From what the Irvine woman has been able to piece together, her car was struck nearly head-on. Her buckled-in body was heaved between the two front seats and her brain was smashed against the insides of her skull. If she lost consciousness, it wasn’t for long. At first, she was treated only for broken ribs, internal injuries and bruises. The brain injuries, later described as “global” by her physician, initially went unnoticed at the hospital. They left no outward sign. But inside, she was profoundly transformed. It wasn’t just that she couldn’t do basic math anymore or neglected to pay her bills. When her elderly mother was hospitalized in intensive care, she had to be repeatedly reminded that the older woman was ill. She could no longer sense what clients at her bustling small business wanted, or why. She forgot the troubles of her longtime friends soon after they confided in her. What she misses most is the feeling of love. She can’t bring herself to tell her daughter or her parents about the loss. She has to remember to pretend “I know that they love me very much and to not be able to give that back in the same way… I know I think about the way it used to be, and to say that I don’t remember…,” She breaks off, and tears fill her eyes. “I feel loss for not being able to have that feeling,” she said. “I know that feeling was very important to me."

I’m not the Same Person

Bill Sellers was the smiling parcel delivery man, reliable, not easily ruffled. For 12 years, his bosses gave him the tough jobs, knowing he could handle whatever came up. But he couldn’t handle the guy who jumped him one day in an isolated corner of a company lot. His assailant, a disgruntled client, beat the deliveryman nearly senseless, pummeling him about the neck and face. “I’m not the same person.” Sellers said. “My emotions are up and down radically… Not a day goes by that I don’t have tears."

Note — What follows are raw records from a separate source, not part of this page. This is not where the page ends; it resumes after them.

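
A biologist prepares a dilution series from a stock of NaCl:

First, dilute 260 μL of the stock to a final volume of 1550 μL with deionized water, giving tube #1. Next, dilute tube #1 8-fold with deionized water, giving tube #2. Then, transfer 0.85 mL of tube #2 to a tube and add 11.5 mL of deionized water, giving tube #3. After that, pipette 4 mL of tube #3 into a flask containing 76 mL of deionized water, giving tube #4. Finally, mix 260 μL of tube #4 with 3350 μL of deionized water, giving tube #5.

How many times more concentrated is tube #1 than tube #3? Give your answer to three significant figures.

116

Step 1: 260 μL brought to 1550 μL → factor 1550/260 = 5.9615
Step 2: 8-fold → factor 8
Step 3: 0.85 mL + 11.5 mL = 12.35 mL total → factor 12.35/0.85 = 14.529
Dilution factor to tube #1 = 5.9615; to tube #3 = 692.94
[tube #1]/[tube #3] = (factor to tube #3)/(factor to tube #1) = 692.94/5.9615 = 116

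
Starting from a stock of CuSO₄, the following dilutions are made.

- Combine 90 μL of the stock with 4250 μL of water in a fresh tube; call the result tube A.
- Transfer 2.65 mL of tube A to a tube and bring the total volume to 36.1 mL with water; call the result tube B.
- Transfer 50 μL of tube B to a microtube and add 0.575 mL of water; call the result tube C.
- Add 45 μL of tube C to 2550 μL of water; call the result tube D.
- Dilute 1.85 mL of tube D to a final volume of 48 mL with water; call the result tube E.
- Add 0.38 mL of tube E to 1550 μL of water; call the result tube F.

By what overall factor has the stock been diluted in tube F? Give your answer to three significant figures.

6.24 × 10^7

Step 1: 90 μL + 4250 μL = 4340 μL total → factor 4340/90 = 48.222
Step 2: 2.65 mL brought to 36.1 mL → factor 36.1/2.65 = 13.623
Step 3: 50 μL + 0.575 mL = 625 μL total → factor 625/50 = 12.5
Step 4: 45 μL + 2550 μL = 2595 μL total → factor 2595/45 = 57.667
Step 5: 1.85 mL brought to 48 mL → factor 48/1.85 = 25.946
Step 6: 0.38 mL + 1550 μL = 1.93 mL total → factor 1.93/0.38 = 5.0789
Overall dilution factor = 48.222 × 13.623 × 12.5 × 57.667 × 25.946 × 5.0789 = 6.24 × 10^7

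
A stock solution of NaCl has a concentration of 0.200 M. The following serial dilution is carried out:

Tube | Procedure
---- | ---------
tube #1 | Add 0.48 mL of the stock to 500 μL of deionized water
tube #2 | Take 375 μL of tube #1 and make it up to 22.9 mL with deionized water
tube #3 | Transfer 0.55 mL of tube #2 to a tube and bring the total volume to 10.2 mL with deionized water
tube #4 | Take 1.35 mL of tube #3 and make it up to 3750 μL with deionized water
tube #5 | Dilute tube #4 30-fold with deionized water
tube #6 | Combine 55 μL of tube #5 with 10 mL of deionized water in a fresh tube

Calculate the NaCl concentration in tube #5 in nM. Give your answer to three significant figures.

Step 1: 0.48 mL + 500 μL = 0.98 mL total → factor 0.98/0.48 = 2.0417
Step 2: 375 μL brought to 22.9 mL → factor 22900/375 = 61.067
Step 3: 0.55 mL brought to 10.2 mL → factor 10.2/0.55 = 18.545
Step 4: 1.35 mL brought to 3750 μL → factor 3.75/1.35 = 2.7778
Step 5: 30-fold → factor 30
Dilution factor through tube #5 = 2.0417 × 61.067 × 18.545 × 2.7778 × 30 = 1.9268 × 10^5
[tube #5] = 0.200 M / 1.9268 × 10^5 = 1.038 × 10^-6 M = 1.04 × 10^3 nM

1.04 × 10^3 nM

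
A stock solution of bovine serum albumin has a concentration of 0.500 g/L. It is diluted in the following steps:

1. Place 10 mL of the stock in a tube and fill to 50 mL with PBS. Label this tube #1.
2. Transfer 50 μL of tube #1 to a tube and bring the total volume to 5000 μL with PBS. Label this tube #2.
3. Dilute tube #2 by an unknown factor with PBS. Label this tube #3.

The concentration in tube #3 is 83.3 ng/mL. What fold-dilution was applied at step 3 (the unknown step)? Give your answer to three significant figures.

Step 1: 10 mL brought to 50 mL → factor 50/10 = 5
Step 2: 50 μL brought to 5000 μL → factor 5000/50 = 100
Step 3: unknown factor x
Product of known-step factors = 500
Overall factor = 0.500 g/L / (83.3 ng/mL) = 6002.4
x = 6002.4 / 500 = 12.0

12.0-fold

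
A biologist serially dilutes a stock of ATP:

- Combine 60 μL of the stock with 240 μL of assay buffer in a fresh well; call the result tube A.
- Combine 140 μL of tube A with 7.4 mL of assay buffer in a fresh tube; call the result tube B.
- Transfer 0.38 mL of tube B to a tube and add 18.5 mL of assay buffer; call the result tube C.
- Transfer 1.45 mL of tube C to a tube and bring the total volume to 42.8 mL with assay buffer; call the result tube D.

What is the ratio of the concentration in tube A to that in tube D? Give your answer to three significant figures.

Step 1: 60 μL + 240 μL = 300 μL total → factor 300/60 = 5
Step 2: 140 μL + 7.4 mL = 7540 μL total → factor 7540/140 = 53.857
Step 3: 0.38 mL + 18.5 mL = 18.88 mL total → factor 18.88/0.38 = 49.684
Step 4: 1.45 mL brought to 42.8 mL → factor 42.8/1.45 = 29.517
Dilution factor to tube A = 5; to tube D = 3.9492 × 10^5
[tube A]/[tube D] = (factor to tube D)/(factor to tube A) = 3.9492 × 10^5/5 = 7.90 × 10^4

7.90 × 10^4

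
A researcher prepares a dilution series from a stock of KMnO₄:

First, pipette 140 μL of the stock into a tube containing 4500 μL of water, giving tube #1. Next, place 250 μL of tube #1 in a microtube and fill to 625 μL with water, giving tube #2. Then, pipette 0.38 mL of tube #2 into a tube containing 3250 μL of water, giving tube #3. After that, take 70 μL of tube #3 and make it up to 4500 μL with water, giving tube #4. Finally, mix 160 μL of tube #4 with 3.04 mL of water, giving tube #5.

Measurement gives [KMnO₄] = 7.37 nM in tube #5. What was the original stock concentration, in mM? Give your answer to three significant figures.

7.50 mM

Step 1: 140 μL + 4500 μL = 4640 μL total → factor 4640/140 = 33.143
Step 2: 250 μL brought to 625 μL → factor 625/250 = 2.5
Step 3: 0.38 mL + 3250 μL = 3.63 mL total → factor 3.63/0.38 = 9.5526
Step 4: 70 μL brought to 4500 μL → factor 4500/70 = 64.286
Step 5: 160 μL + 3.04 mL = 3200 μL total → factor 3200/160 = 20
Overall dilution factor = 33.143 × 2.5 × 9.5526 × 64.286 × 20 = 1.0176 × 10^6
Stock = 7.37 nM × 1.0176 × 10^6 = 7.500 × 10^6 nM = 7.50 mM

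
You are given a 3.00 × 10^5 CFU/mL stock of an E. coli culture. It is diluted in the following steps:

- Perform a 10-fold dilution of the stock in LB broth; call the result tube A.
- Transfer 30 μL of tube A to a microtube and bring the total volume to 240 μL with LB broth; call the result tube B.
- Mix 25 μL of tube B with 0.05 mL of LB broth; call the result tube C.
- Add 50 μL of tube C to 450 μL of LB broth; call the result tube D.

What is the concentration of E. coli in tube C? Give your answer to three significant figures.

1.25 × 10^3 CFU/mL

Step 1: 10-fold → factor 10
Step 2: 30 μL brought to 240 μL → factor 240/30 = 8
Step 3: 25 μL + 0.05 mL = 75 μL total → factor 75/25 = 3
Dilution factor through tube C = 10 × 8 × 3 = 240
[tube C] = 3.00 × 10^5 CFU/mL / 240 = 1.25 × 10^3 CFU/mL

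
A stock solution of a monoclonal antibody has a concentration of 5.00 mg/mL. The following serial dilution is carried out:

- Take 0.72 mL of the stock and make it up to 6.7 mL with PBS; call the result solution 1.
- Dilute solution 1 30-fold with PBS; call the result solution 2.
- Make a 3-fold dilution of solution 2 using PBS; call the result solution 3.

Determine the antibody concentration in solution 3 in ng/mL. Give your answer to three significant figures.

5.97 × 10^3 ng/mL

Step 1: 0.72 mL brought to 6.7 mL → factor 6.7/0.72 = 9.3056
Step 2: 30-fold → factor 30
Step 3: 3-fold → factor 3
Overall dilution factor = 9.3056 × 30 × 3 = 837.5
Final = 5.00 mg/mL / 837.5 = 0.005970 mg/mL = 5.97 × 10^3 ng/mL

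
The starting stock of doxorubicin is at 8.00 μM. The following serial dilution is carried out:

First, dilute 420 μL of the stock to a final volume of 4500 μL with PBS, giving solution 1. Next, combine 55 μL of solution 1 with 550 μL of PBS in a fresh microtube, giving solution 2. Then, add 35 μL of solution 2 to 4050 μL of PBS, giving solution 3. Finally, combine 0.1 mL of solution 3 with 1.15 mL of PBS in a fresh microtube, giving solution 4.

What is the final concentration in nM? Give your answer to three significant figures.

Step 1: 420 μL brought to 4500 μL → factor 4500/420 = 10.714
Step 2: 55 μL + 550 μL = 605 μL total → factor 605/55 = 11
Step 3: 35 μL + 4050 μL = 4085 μL total → factor 4085/35 = 116.71
Step 4: 0.1 mL + 1.15 mL = 1.25 mL total → factor 1.25/0.1 = 12.5
Overall dilution factor = 10.714 × 11 × 116.71 × 12.5 = 1.7195 × 10^5
Final = 8.00 μM / 1.7195 × 10^5 = 4.653 × 10^-5 μM = 0.0465 nM

0.0465 nM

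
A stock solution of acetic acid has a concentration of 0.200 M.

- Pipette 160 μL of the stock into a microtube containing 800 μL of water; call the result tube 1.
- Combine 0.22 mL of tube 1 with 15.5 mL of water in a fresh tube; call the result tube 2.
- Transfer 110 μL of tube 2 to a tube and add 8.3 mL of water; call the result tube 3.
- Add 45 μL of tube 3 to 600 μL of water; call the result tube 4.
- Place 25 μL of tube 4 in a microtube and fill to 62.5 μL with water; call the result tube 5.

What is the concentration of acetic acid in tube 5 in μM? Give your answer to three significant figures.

0.170 μM

Step 1: 160 μL + 800 μL = 960 μL total → factor 960/160 = 6
Step 2: 0.22 mL + 15.5 mL = 15.72 mL total → factor 15.72/0.22 = 71.455
Step 3: 110 μL + 8.3 mL = 8410 μL total → factor 8410/110 = 76.455
Step 4: 45 μL + 600 μL = 645 μL total → factor 645/45 = 14.333
Step 5: 25 μL brought to 62.5 μL → factor 62.5/25 = 2.5
Overall dilution factor = 6 × 71.455 × 76.455 × 14.333 × 2.5 = 1.1746 × 10^6
Final = 0.200 M / 1.1746 × 10^6 = 1.703 × 10^-7 M = 0.170 μM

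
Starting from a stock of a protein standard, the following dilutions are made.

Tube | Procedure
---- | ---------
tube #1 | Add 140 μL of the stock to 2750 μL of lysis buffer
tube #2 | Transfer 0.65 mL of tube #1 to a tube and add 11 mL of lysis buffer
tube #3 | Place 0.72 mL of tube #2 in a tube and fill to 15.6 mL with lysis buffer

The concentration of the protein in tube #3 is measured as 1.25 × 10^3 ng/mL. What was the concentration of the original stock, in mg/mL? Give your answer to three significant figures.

10.0 mg/mL

Step 1: 140 μL + 2750 μL = 2890 μL total → factor 2890/140 = 20.643
Step 2: 0.65 mL + 11 mL = 11.65 mL total → factor 11.65/0.65 = 17.923
Step 3: 0.72 mL brought to 15.6 mL → factor 15.6/0.72 = 21.667
Overall dilution factor = 20.643 × 17.923 × 21.667 = 8016.3
Stock = 1.25 × 10^3 ng/mL × 8016.3 = 1.002 × 10^7 ng/mL = 10.0 mg/mL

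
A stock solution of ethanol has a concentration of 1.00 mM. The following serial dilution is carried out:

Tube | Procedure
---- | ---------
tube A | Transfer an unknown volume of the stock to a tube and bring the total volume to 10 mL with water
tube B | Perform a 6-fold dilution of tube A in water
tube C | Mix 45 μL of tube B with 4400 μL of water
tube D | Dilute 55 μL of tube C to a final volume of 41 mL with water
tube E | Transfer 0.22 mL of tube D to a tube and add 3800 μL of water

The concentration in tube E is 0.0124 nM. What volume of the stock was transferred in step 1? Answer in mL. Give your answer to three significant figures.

1.00 mL

Step 1: v brought to 10 mL → factor = 10 mL/v
Step 2: 6-fold → factor 6
Step 3: 45 μL + 4400 μL = 4445 μL total → factor 4445/45 = 98.778
Step 4: 55 μL brought to 41 mL → factor 41000/55 = 745.45
Step 5: 0.22 mL + 3800 μL = 4.02 mL total → factor 4.02/0.22 = 18.273
Product of known-step factors = 8.073 × 10^6
Overall factor = 1.00 mM / (0.0124 nM) = 8.0645 × 10^7
Step-1 factor = 8.0645 × 10^7 / 8.073 × 10^6 = 9.9895
v = 10 mL / 9.9895 = 1.00 mL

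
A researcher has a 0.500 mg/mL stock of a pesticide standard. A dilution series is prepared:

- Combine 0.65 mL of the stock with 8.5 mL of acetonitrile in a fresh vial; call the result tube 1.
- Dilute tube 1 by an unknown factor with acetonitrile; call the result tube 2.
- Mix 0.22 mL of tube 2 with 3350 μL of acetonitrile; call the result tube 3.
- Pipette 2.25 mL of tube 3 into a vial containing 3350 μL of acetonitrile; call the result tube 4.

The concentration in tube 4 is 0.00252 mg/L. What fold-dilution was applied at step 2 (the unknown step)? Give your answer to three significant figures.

Step 1: 0.65 mL + 8.5 mL = 9.15 mL total → factor 9.15/0.65 = 14.077
Step 2: unknown factor x
Step 3: 0.22 mL + 3350 μL = 3.57 mL total → factor 3.57/0.22 = 16.227
Step 4: 2.25 mL + 3350 μL = 5.6 mL total → factor 5.6/2.25 = 2.4889
Product of known-step factors = 568.54
Overall factor = 0.500 mg/mL / (0.00252 mg/L) = 1.9841 × 10^5
x = 1.9841 × 10^5 / 568.54 = 349

349-fold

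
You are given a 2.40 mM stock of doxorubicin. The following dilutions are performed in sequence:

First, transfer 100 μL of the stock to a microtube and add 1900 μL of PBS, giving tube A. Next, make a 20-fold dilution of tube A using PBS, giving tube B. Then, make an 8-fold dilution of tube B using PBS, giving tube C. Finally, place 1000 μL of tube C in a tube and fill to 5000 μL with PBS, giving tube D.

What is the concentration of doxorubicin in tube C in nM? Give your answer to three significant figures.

750 nM

Step 1: 100 μL + 1900 μL = 2000 μL total → factor 2000/100 = 20
Step 2: 20-fold → factor 20
Step 3: 8-fold → factor 8
Dilution factor through tube C = 20 × 20 × 8 = 3200
[tube C] = 2.40 mM / 3200 = 0.0007500 mM = 750 nM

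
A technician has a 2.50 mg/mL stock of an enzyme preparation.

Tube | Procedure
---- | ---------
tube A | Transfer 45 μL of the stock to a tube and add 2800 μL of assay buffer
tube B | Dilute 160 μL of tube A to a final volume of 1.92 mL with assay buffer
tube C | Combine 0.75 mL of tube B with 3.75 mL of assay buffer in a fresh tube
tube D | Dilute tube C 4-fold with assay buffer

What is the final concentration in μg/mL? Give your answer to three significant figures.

Step 1: 45 μL + 2800 μL = 2845 μL total → factor 2845/45 = 63.222
Step 2: 160 μL brought to 1.92 mL → factor 1920/160 = 12
Step 3: 0.75 mL + 3.75 mL = 4.5 mL total → factor 4.5/0.75 = 6
Step 4: 4-fold → factor 4
Overall dilution factor = 63.222 × 12 × 6 × 4 = 18208
Final = 2.50 mg/mL / 18208 = 0.0001373 mg/mL = 0.137 μg/mL

0.137 μg/mL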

A brain scan two years after the beating detected abnormalities in his prefrontal lobe and temporal regions. Both are involved in the regulation of emotion. But his wife and two adolescent daughters didn’t need the scan to know something was seriously amiss. Sellers, 45, gets tired and confused, and hasn’t been able to return to work. But perhaps most disturbing to his family, his affable, upbeat personality has vanished. He is introverted and cries often at slight provocations. He sometimes launches unpredictably in rages. He is oddly impulsive. “I always say you take your vows for better or worse,” Beth Sellers said. “This is the worst part. It’’ll get better.” Her husband looks at it another way. “I’m just struggling to survive everyday,” he said.